KEVIN RIDOLFI, a graphic designer and web programmer from Pawtucket, Rhode Island, is the creator and editor of Renaissance Online Magazine.
As a former Little League coach, I have seen baseball in its purest and most basic form. A comedy of errors, yes, but that's not the point. For even at this miniature level, baseball is a beautiful thing.
Coaching Little League is an amazing and eye-opening experience for the expanse between a ten-year-old on the mound with his ears sticking awkwardly from beneath his cap and a spoiled, overpaid and underachieving player complaining about receiving only a $30,000 raise can't be calculated. Joy and excitement follows these young boys and girls around after the first day of practice as they show off their new Bob's Pizza or Landry's Oil hats. The pros can't even be bothered to show up to work out in the off season.
We finished with the best record in Little League's minors that year. Of course the win/loss record matters more to the parents and coaches than it seems to matter to the kids. Kids at this age play baseball to play a game, something their parents forget. Little League isn't the time to live vicariously through each of your kid's trips to the plate. It's the time to wonder what in the world would make the left fielder sit down in the middle of an inning to play with the grass strands. Imagine Albert Belle doing that - then again imagine Belle playing for free in a uniform that falls off when he runs.

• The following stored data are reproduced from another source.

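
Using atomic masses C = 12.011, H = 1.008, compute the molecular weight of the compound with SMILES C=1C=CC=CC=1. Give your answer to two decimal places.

Molecular formula: C6H6.
M = 6×12.011 + 6×1.008 = 78.11 g/mol.

78.11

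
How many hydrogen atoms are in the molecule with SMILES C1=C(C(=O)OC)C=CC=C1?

8

Hydrogens are implicit in SMILES; fill each atom to its normal valence:
  5 × C (aromatic): 1 H each → 5
  2 × O: no H
  1 × C: 3 H
  1 × C (aromatic): no H
  1 × C: no H
  Total hydrogens = 8.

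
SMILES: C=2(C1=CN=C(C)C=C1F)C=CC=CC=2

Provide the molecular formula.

C12H10FN

Heavy atoms from the SMILES: 12 C, 1 F, 1 N.
Implicit hydrogens by atom environment:
  7 × C (aromatic): 1 H each → 7
  4 × C (aromatic): no H
  1 × C: 3 H
  1 × F: no H
  1 × N (aromatic): no H
  Total hydrogens = 10.
Molecular formula: C12H10FN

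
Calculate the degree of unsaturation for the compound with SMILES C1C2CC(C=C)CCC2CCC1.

Molecular formula from the SMILES: C12H20.
DoU = (2C + 2 + N − H − X)/2 = (2·12 + 2 + 0 − 20 − 0)/2 = 6/2 = 3.
(Structurally: 2 ring(s) + 1 π bond(s) = 3.)

3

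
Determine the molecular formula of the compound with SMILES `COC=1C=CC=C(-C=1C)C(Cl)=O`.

C9H9ClO2

Heavy atoms from the SMILES: 9 C, 1 Cl, 2 O.
Implicit hydrogens by atom environment:
  3 × C (aromatic): 1 H each → 3
  3 × C (aromatic): no H
  2 × C: 3 H each → 6
  2 × O: no H
  1 × C: no H
  1 × Cl: no H
  Total hydrogens = 9.
Molecular formula: C9H9ClO2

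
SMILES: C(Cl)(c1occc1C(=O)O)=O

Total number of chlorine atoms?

The symbol for chlorine appears 1 time in the SMILES.

1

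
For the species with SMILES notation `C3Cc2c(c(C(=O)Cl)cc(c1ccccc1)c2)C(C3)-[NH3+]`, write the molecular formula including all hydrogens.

Heavy atoms from the SMILES: 17 C, 1 Cl, 1 N, 1 O.
Implicit hydrogens by atom environment:
  7 × C (aromatic): 1 H each → 7
  5 × C (aromatic): no H
  3 × C: 2 H each → 6
  1 × C: 1 H
  1 × C: no H
  1 × Cl: no H
  1 × N (charge +1): 3 H
  1 × O: no H
  Total hydrogens = 17.
Net charge +1.
Molecular formula: C17H17ClNO+

C17H17ClNO+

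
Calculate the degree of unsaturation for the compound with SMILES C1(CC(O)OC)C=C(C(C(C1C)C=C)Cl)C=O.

4

Molecular formula from the SMILES: C13H19ClO3.
DoU = (2C + 2 + N − H − X)/2 = (2·13 + 2 + 0 − 19 − 1)/2 = 8/2 = 4.
(Structurally: 1 ring(s) + 3 π bond(s) = 4.)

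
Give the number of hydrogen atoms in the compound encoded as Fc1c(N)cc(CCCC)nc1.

13

Hydrogens are implicit in SMILES; fill each atom to its normal valence:
  3 × C: 2 H each → 6
  3 × C (aromatic): no H
  2 × C (aromatic): 1 H each → 2
  1 × C: 3 H
  1 × F: no H
  1 × N: 2 H
  1 × N (aromatic): no H
  Total hydrogens = 13.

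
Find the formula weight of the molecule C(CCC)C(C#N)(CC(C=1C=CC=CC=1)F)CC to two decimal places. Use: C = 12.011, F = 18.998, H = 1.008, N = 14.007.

247.36

Molecular formula: C16H22FN.
M = 16×12.011 + 1×18.998 + 22×1.008 + 1×14.007 = 247.36 g/mol.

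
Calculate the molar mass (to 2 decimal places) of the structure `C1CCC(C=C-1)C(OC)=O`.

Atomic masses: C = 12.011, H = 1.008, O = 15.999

Molecular formula: C8H12O2.
M = 8×12.011 + 12×1.008 + 2×15.999 = 140.18 g/mol.

140.18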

We saw that during that fine season as well. Our first baseman, a skinny kid without much to say, beat out a ground ball but left something in the base path behind him. All of the adults watched in amusement as he trotted back to pick up a protective cup that had somehow managed to escape down the leg of his pants. Hey, but that's not too different from the pros. Steve "Psycho" Lyons pulled his pants down at first base in Chicago and calmly dusted off his sliding pants then redressed himself.
I always used to wonder when I was younger what would happen if an athlete had to use the bathroom while in the middle of a game. You never see it happen. I don't know if these guys have some high-tech large capacity bladder, but some of those innings can stretch pretty long. In case you're wondering, Little Leaguers follow the age-old philosophy "when ya gotta go, ya gotta go." The left fielder on one of the opposing teams proved that by running panic-stricken off the field in the middle of an inning to use the facilities. The inning was postponed when his coach realized that there was suddenly a giant gap in his defense. The kid came back as quickly as he left, bent over, picked his glove up and patted it twice for effect. Ready to play again like nothing had happened.

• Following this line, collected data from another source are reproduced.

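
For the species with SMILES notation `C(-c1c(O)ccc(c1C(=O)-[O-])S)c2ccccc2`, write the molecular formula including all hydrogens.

C14H11O3S-

Heavy atoms from the SMILES: 14 C, 3 O, 1 S.
Implicit hydrogens by atom environment:
  7 × C (aromatic): 1 H each → 7
  5 × C (aromatic): no H
  1 × C: 2 H
  1 × C: no H
  1 × O: 1 H
  1 × O: no H
  1 × O (charge -1): no H
  1 × S: 1 H
  Total hydrogens = 11.
Net charge -1.
Molecular formula: C14H11O3S-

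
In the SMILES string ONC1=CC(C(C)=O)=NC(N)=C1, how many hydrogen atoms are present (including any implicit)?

9

Hydrogens are implicit in SMILES; fill each atom to its normal valence:
  3 × C (aromatic): no H
  2 × C (aromatic): 1 H each → 2
  1 × C: 3 H
  1 × C: no H
  1 × N: 2 H
  1 × N: 1 H
  1 × N (aromatic): no H
  1 × O: 1 H
  1 × O: no H
  Total hydrogens = 9.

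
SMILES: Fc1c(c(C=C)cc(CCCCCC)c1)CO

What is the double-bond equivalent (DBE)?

Molecular formula from the SMILES: C15H21FO.
DoU = (2C + 2 + N − H − X)/2 = (2·15 + 2 + 0 − 21 − 1)/2 = 10/2 = 5.
(Structurally: 1 ring(s) + 4 π bond(s) = 5.)

5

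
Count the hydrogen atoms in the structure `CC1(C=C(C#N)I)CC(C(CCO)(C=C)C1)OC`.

20

Hydrogens are implicit in SMILES; fill each atom to its normal valence:
  5 × C: 2 H each → 10
  4 × C: no H
  3 × C: 1 H each → 3
  2 × C: 3 H each → 6
  1 × I: no H
  1 × N: no H
  1 × O: 1 H
  1 × O: no H
  Total hydrogens = 20.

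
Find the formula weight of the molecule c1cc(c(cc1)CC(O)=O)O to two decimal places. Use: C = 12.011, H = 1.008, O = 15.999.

152.15

Molecular formula: C8H8O3.
M = 8×12.011 + 8×1.008 + 3×15.999 = 152.15 g/mol.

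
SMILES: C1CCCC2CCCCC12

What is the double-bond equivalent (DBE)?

2

Molecular formula from the SMILES: C10H18.
DoU = (2C + 2 + N − H − X)/2 = (2·10 + 2 + 0 − 18 − 0)/2 = 4/2 = 2.
(Structurally: 2 ring(s) + 0 π bond(s) = 2.)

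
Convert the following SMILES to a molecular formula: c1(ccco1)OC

Heavy atoms from the SMILES: 5 C, 2 O.
Implicit hydrogens by atom environment:
  3 × C (aromatic): 1 H each → 3
  1 × C: 3 H
  1 × C (aromatic): no H
  1 × O (aromatic): no H
  1 × O: no H
  Total hydrogens = 6.
Molecular formula: C5H6O2

C5H6O2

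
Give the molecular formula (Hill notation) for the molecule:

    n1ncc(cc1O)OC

Heavy atoms from the SMILES: 5 C, 2 N, 2 O.
Implicit hydrogens by atom environment:
  2 × C (aromatic): 1 H each → 2
  2 × C (aromatic): no H
  2 × N (aromatic): no H
  1 × C: 3 H
  1 × O: 1 H
  1 × O: no H
  Total hydrogens = 6.
Molecular formula: C5H6N2O2

C5H6N2O2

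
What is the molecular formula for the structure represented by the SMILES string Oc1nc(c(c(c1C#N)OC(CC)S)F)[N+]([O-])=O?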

This is baseball as a game. The Major League is baseball as big business. Little League is the catcher not wanting to catch because it's too hot with all that equipment on. The players on the bench are more concerned with getting frequent drinks from the water cooler than with the loaded bases and full count. Who sits next to whom on the bench is, to them, as important as who is starting at second for the first three innings. I'm pretty certain that no player in the history of major league baseball has ever requested a trade because he didn't get to sit next to his best friend in the dug out.
I'm also pretty certain that most Little League players have more fun playing baseball as a game. Playing baseball their way (with the help of the coaches' pleading instructions of course).
That's Little League and the spirit of baseball. Innocence. Kids outside in the sun. The rite of spring.